32 627 (Glas)tuinbouw

Nr. 44 BRIEF VAN DE MINISTER VAN LANDBOUW, NATUUR EN VOEDSELKWALITEIT

Aan de Voorzitter van de Tweede Kamer der Staten-Generaal

Den Haag, 7 februari 2023

Hierbij ontvangt u de stand van zaken rondom de glastuinbouw, in het bijzonder de stand van zaken van de uitvoering van klimaatafspraken, zoals verzocht door de vaste commissie voor Landbouw, Natuur en Voedselkwaliteit op 21 december 2022. Hiermee voldoe ik aan de twee commissieverzoeken.

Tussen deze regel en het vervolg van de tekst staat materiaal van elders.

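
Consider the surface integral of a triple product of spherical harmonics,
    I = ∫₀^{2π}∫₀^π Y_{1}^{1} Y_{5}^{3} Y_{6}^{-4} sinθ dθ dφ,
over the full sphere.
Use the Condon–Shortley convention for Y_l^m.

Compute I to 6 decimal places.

0.274090

m-sum 0 ✓  L=12 even ✓  4≤6≤6 ✓
Π(2lᵢ+1) = 3×11×13 = 429
triangle coeff Δ(1,5,6) = 1/858
Σ_t [0,0]: t=0:+1/14400 = 1/14400
(3j)²=6/143 [(1 5 6; 0 0 0)], sign=+1
Σ_t [0,0]: t=0:+1/161280 = 1/161280
(3j)²=15/286 [(1 5 6; 1 3 -4)], sign=+1
⇒ 4πI² = 135/143
I = (+1)√(135/143/(4π)) = 0.27409047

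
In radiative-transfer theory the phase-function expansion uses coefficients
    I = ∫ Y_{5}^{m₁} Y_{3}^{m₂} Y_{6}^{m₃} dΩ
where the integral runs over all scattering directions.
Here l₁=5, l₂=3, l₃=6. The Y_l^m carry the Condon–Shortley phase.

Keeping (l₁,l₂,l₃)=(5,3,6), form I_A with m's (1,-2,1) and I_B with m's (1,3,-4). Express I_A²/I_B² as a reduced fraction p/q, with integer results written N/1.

1/2

Shared (l₁,l₂,l₃)=(5,3,6): N and (l;000)² cancel in I_A²/I_B².
A: Δ = 2!·8!·4!/15! = 1/675675; Racah Σ t=0..1: t=0:+1/6912 t=1:−1/17280 = 1/11520; ⇒ 3j(5 3 6; 1 -2 1)² = 2/143, sgn -1
B: Δ = 2!·8!·4!/15! = 1/675675; Racah Σ t=2..2: t=2:+1/69120 = 1/69120; ⇒ 3j(5 3 6; 1 3 -4)² = 4/143, sgn +1
I_A²/I_B² = (2/143)/(4/143) = 1/2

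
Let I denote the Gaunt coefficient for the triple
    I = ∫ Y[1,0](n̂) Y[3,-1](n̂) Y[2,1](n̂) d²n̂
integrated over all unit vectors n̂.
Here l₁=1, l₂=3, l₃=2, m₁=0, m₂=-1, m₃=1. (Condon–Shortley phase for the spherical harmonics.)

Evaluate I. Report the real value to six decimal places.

m-sum 0 ✓  L=6 even ✓  2≤2≤4 ✓
Π(2lᵢ+1) = 3×7×5 = 105
triangle coeff Δ(1,3,2) = 1/105
Σ_t [1,1]: t=1:−1/4 = -1/4
(3j)²=3/35 [(1 3 2; 0 0 0)], sign=-1
Σ_t [1,1]: t=1:−1/6 = -1/6
(3j)²=8/105 [(1 3 2; 0 -1 1)], sign=+1
⇒ 4πI² = 24/35
I = (-1)√(24/35/(4π)) = -0.23359668

-0.233597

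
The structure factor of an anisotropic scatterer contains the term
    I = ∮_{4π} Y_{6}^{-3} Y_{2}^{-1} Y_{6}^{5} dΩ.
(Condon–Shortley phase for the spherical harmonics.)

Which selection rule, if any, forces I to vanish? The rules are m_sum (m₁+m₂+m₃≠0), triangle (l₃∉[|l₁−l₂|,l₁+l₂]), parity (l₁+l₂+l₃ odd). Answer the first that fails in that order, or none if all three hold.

m_sum

azimuthal sum: -3 − 1 + 5 = 1  ✗
4 ≤ 6 ≤ 8 (triangle on l)
L = 6 + 2 + 6 = 14 (even)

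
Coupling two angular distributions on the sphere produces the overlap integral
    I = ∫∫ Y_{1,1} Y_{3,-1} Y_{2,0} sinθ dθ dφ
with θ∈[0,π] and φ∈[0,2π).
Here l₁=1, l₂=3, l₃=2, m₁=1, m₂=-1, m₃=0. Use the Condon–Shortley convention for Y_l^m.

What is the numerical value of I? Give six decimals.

m-sum 0 ✓  L=6 even ✓  2≤2≤4 ✓
Π(2lᵢ+1) = 3×7×5 = 105
triangle coeff Δ(1,3,2) = 1/105
Σ_t [1,1]: t=1:−1/4 = -1/4
(3j)²=3/35 [(1 3 2; 0 0 0)], sign=-1
Σ_t [0,0]: t=0:+1/8 = 1/8
(3j)²=2/35 [(1 3 2; 1 -1 0)], sign=+1
⇒ 4πI² = 18/35
I = (-1)√(18/35/(4π)) = -0.20230066

-0.202301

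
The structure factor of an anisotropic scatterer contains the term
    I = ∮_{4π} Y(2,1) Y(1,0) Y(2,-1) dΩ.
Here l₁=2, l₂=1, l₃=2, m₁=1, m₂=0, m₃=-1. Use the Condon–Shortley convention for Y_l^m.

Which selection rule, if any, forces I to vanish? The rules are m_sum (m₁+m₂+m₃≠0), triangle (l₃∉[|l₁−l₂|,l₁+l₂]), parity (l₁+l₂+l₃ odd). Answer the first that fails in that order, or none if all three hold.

parity

Σmᵢ = 0  ✓
l₃∈[|l₁−l₂|,l₁+l₂]=[1,3], have l₃=2  ✓
Σlᵢ = 5 ⇒ odd  ✗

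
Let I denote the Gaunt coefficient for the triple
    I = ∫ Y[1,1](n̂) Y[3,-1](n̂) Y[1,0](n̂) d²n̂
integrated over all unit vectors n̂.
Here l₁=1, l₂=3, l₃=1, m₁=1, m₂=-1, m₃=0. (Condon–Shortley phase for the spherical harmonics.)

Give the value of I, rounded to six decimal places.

0.000000

|1−3|≤1≤1+3 violated ⇒ I = 0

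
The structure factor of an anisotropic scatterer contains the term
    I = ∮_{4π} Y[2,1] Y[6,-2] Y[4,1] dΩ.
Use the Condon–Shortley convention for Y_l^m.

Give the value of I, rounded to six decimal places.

Rules hold: Σm=0, L=12 even, 4≤4≤8.
N = 5·13·9 = 585
Δ = 4!·0!·8!/13! = 1/6435
Racah Σ t=2..2: t=2:+1/2304 = 1/2304
⇒ 3j(2 6 4; 0 0 0)² = 5/143, sgn +1
Racah Σ t=1..1: t=1:−1/4320 = -1/4320
⇒ 3j(2 6 4; 1 -2 1)² = 224/6435, sgn +1
4πI² = N·(3j₀)²·(3jₘ)² = 1120/1573
I = +1·√(0.712015/4π) = 0.23803440

0.238034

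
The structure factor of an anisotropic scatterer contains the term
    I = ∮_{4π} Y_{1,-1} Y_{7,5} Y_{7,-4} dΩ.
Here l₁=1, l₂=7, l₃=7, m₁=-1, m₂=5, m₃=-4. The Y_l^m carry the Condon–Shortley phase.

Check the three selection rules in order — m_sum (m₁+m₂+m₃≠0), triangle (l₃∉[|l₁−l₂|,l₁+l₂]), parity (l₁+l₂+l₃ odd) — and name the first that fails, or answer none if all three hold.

parity

m₁+m₂+m₃ = -1 + 5 − 4 = 0  ✓
triangle: |1−7|=6 ≤ l₃=7 ≤ 1+7=8  ✓
parity: l₁+l₂+l₃ = 15 is odd  ✗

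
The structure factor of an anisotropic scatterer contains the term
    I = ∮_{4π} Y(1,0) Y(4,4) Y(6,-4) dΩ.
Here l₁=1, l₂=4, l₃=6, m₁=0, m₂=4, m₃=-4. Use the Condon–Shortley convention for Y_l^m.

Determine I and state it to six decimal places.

0.000000

triangle: need 3≤l₃≤5, have 6; I=0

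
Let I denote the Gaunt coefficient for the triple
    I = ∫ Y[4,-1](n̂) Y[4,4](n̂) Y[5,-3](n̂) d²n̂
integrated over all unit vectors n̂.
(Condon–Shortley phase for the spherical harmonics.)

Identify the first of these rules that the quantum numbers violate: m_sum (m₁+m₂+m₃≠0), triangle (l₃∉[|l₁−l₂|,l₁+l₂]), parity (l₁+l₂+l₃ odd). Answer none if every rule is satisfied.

azimuthal sum: -1 + 4 − 3 = 0  ✓
0 ≤ 5 ≤ 8 (triangle on l)  ✓
L = 4 + 4 + 5 = 13 (odd)  ✗

parity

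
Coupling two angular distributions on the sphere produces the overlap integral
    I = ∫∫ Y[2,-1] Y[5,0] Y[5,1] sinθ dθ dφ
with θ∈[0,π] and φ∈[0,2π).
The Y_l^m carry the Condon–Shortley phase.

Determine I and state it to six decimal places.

Checks pass: Σm=0; 12 even; l₃=5∈[3,7].
(2·2+1)(2·5+1)(2·5+1) = 605
Δ: 2! 2! 8! / 13! → 1/38610
sum: t=0:+1/2880 t=1:−1/576 t=2:+1/2880 = -1/960
3j²(2 5 5; 0 0 0) = Δ·Π!·Σ² = 10/429  (sign +1)
sum: t=1:−1/1152 t=2:+1/1440 = -1/5760
3j²(2 5 5; -1 0 1) = Δ·Π!·Σ² = 1/858  (sign -1)
combine: 4πI² = 605·10/429·1/858 = 25/1521
take √, sign -1: I = -0.03616600

-0.036166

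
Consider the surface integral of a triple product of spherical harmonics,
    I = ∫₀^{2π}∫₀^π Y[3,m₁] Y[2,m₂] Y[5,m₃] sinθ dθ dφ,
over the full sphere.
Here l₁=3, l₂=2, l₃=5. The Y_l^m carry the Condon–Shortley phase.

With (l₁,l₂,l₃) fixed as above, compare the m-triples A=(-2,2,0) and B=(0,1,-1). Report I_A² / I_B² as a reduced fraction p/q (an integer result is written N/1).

Shared (l₁,l₂,l₃)=(3,2,5): N and (l;000)² cancel in I_A²/I_B².
A: Δ = 0!·6!·4!/11! = 1/2310; Racah Σ t=0..0: t=0:+1/2880 = 1/2880; ⇒ 3j(3 2 5; -2 2 0)² = 1/462, sgn -1
B: Δ = 0!·6!·4!/11! = 1/2310; Racah Σ t=0..0: t=0:+1/216 = 1/216; ⇒ 3j(3 2 5; 0 1 -1)² = 8/231, sgn +1
I_A²/I_B² = (1/462)/(8/231) = 1/16

1/16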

Op 22 april 2022 is uw Kamer geïnformeerd over de uitwerking van het coalitieakkoord, de samenhang met de uitvoering van het klimaatakkoord en de randvoorwaarden die het kabinet creëert om de glastuinbouw verder te verduurzamen1. In deze brief ga ik in op de voortgang en de belangrijkste momenten de komende periode. Daarbij sta ik nadrukkelijk stil bij de hoge energieprijzen, de gevolgen die dat voor de sector heeft en op welke wijze het kabinet de sector steunt in deze moeilijke en onzekere tijd.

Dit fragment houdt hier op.